According to practice management expert Mark Hollis, EMR/EHR vendors that promise physicians automatic qualification and receipt of any financial windfall can, in reality, offer no more guarantee of actually receiving cash than simply purchasing a lottery ticket guarantees one to be a winner. And, he says, physicians should instead focus on the overall benefits of improved practice efficiency, ease of use, and a higher quality of care when selecting an EMR/EHR system for their office.
Financial Incentives Spur Interest in EMR
In late December, the Office of the National Coordinator for Health Information Technology (ONC) and the Centers for Medicare & Medicaid Services (CMS) released preliminary documents aimed at outlining the steps physicians, clinics and hospitals must take to qualify for their share of the more than $17 billion available through the American Recovery and Reinvestment Act of 2009 (ARRA).
With individual providers eligible for up to $44,000 each under certain Medicare participation requirements and $65,000 under Medicaid, as well as the threat of penalties in future years in the form of reduced Medicare and Medicaid reimbursement for not adopting some EHR technology, the stakes seem high for physicians in a time when skyrocketing malpractice insurance premiums and the cost of collecting from uninsured patients cut deeply into revenue.
“Many physicians have been led to believe that merely purchasing a certified EMR solution will guarantee them a much-needed financial shot in the arm in the form of a stimulus payout,” said Hollis, president and co-founder of MacPractice. “I wish that were true, but it’s simply not the case. There will be specific criteria to meet, and unfortunately, many physicians, especially non-primary care providers, will not qualify even if they do purchase an EMR system, regardless of the vendor they choose.”
Cutting through the Confusion
In order to qualify for stimulus funds, the onus is ultimately on a doctor to demonstrate ‘meaningful use’ of a certified EMR solution. The problem, Hollis says, is that the federal government has yet to specify the software certification standard that will be used and has not yet finalized specifics on the exact requirements for doctors to achieve meaningful use.
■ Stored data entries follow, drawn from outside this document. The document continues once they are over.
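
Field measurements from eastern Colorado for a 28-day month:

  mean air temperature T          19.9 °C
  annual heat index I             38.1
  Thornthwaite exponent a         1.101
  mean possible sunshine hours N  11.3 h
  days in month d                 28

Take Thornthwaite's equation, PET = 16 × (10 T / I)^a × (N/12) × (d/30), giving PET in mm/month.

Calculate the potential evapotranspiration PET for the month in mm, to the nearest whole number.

87 mm

10T/I = 10 × 19.9 / 38.1 = 5.2231
(10T/I)^a = 5.2231^1.101 = 6.1722
Uncorrected PET = 16 × 6.1722 = 98.755 mm
Correction = (N/12)(d/30) = (11.3/12)(28/30) = 0.8789
PET = 98.755 × 0.8789 = 86.796 mm/month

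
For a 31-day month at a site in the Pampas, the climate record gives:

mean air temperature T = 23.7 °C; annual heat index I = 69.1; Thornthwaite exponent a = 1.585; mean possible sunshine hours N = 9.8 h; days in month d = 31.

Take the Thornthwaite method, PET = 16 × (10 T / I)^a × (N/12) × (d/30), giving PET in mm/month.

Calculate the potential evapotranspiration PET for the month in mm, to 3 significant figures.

10T/I = 10 × 23.7 / 69.1 = 3.4298
(10T/I)^a = 3.4298^1.585 = 7.0534
Uncorrected PET = 16 × 7.0534 = 112.854 mm
Correction = (N/12)(d/30) = (9.8/12)(31/30) = 0.8439
PET = 112.854 × 0.8439 = 95.237 mm/month

95.2 mm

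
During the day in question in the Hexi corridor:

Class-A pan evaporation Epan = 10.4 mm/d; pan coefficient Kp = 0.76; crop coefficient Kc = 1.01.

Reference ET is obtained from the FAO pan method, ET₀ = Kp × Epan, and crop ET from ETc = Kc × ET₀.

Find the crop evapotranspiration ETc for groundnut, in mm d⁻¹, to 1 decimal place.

ET₀ = 0.76 × 10.4 = 7.9040 mm/d
ETc = Kc × ET₀ = 1.01 × 7.9040 = 7.9830 mm/d

8.0 mm d⁻¹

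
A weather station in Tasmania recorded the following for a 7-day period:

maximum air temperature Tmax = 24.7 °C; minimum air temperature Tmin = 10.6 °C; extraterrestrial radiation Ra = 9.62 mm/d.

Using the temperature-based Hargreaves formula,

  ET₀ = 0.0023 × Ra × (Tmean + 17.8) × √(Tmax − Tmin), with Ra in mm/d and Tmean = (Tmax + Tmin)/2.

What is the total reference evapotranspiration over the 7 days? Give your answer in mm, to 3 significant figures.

20.6 mm

Tmean = (24.7 + 10.6)/2 = 17.65 °C
ET₀ = 0.0023 × 9.62 × (17.65 + 17.8) × √14.1 = 0.0023 × 9.62 × 35.45 × 3.7550 = 2.9453 mm/d
Over 7 days: 2.9453 × 7 = 20.617 mm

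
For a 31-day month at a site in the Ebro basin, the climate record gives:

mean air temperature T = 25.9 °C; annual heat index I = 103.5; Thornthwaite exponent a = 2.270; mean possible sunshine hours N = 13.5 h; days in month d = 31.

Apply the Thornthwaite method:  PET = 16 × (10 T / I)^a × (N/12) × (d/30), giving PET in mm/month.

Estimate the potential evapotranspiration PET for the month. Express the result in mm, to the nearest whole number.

149 mm

10T/I = 10 × 25.9 / 103.5 = 2.5024
(10T/I)^a = 2.5024^2.270 = 8.0218
Uncorrected PET = 16 × 8.0218 = 128.349 mm
Correction = (N/12)(d/30) = (13.5/12)(31/30) = 1.1625
PET = 128.349 × 1.1625 = 149.206 mm/month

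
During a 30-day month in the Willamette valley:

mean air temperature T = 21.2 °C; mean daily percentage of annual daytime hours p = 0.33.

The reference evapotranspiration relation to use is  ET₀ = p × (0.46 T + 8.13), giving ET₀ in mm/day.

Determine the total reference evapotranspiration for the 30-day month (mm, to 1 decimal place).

177.0 mm

ET₀ = 0.33 × (0.46 × 21.2 + 8.13) = 0.33 × 17.882 = 5.9011 mm/d
Monthly total = 5.9011 × 30 = 177.033 mm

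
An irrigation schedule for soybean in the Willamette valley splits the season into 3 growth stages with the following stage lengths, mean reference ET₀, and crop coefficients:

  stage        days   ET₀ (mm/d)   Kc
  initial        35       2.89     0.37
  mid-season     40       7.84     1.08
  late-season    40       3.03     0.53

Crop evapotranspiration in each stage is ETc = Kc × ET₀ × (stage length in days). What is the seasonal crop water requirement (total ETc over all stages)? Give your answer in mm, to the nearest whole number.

440 mm

initial: 0.37 × 2.89 × 35 = 37.43 mm
mid-season: 1.08 × 7.84 × 40 = 338.69 mm
late-season: 0.53 × 3.03 × 40 = 64.24 mm
Seasonal total = 440.36 mm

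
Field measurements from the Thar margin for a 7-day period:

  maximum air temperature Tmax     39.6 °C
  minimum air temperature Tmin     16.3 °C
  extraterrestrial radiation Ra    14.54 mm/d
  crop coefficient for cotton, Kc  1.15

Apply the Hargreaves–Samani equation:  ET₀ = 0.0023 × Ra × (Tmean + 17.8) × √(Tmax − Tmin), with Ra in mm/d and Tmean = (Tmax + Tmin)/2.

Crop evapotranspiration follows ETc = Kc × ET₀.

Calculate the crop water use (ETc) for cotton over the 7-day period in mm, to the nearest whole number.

59 mm

Tmean = (39.6 + 16.3)/2 = 27.95 °C
ET₀ = 0.0023 × 14.54 × (27.95 + 17.8) × √23.3 = 0.0023 × 14.54 × 45.75 × 4.8270 = 7.3852 mm/d
ETc = Kc × ET₀ = 1.15 × 7.3852 = 8.4930 mm/d
Over 7 days: 8.4930 × 7 = 59.451 mm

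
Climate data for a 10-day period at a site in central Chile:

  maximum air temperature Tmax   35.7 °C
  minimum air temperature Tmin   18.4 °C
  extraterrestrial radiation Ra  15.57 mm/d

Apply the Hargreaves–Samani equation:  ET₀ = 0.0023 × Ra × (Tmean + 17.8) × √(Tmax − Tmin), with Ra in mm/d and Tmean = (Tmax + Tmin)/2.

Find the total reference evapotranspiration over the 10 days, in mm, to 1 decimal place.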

The ONC has never stated that any prior or current certification by the Certification Commission for Health Information Technology (CCHIT) will qualify an EHR system in advance or in lieu of the upcoming certification standard.
“Certainly, physicians and medical facilities should consider EMR systems that have received one of a number of CCHIT certifications,” Hollis said. “But, merely buying CCHIT certified software won’t guarantee that you’ll qualify for the incentive funds. As a matter of fact, KLAS, an industry research firm, reports that 62% of offices surveyed that plan to replace their software presently have CCHIT certified products. The best EMR systems offer incredible value in their ability to streamline practice efficiency and improve patient care, and some are even easy for a small practice to learn and use. These factors should still play the primary role in determining which EMR solution is the best fit.”
While Final Rules on a standard for certification and the definition of “meaningful use” are expected in June, Hollis says he won’t be surprised by a delay. However, with all the debate over healthcare reform in the past year, nearly all parties can agree on one thing: the adoption of EMR technology has the potential to dramatically cut costs, improve the quality of healthcare, reduce the risk of tragic errors and eliminate unnecessary duplication of procedures and tests.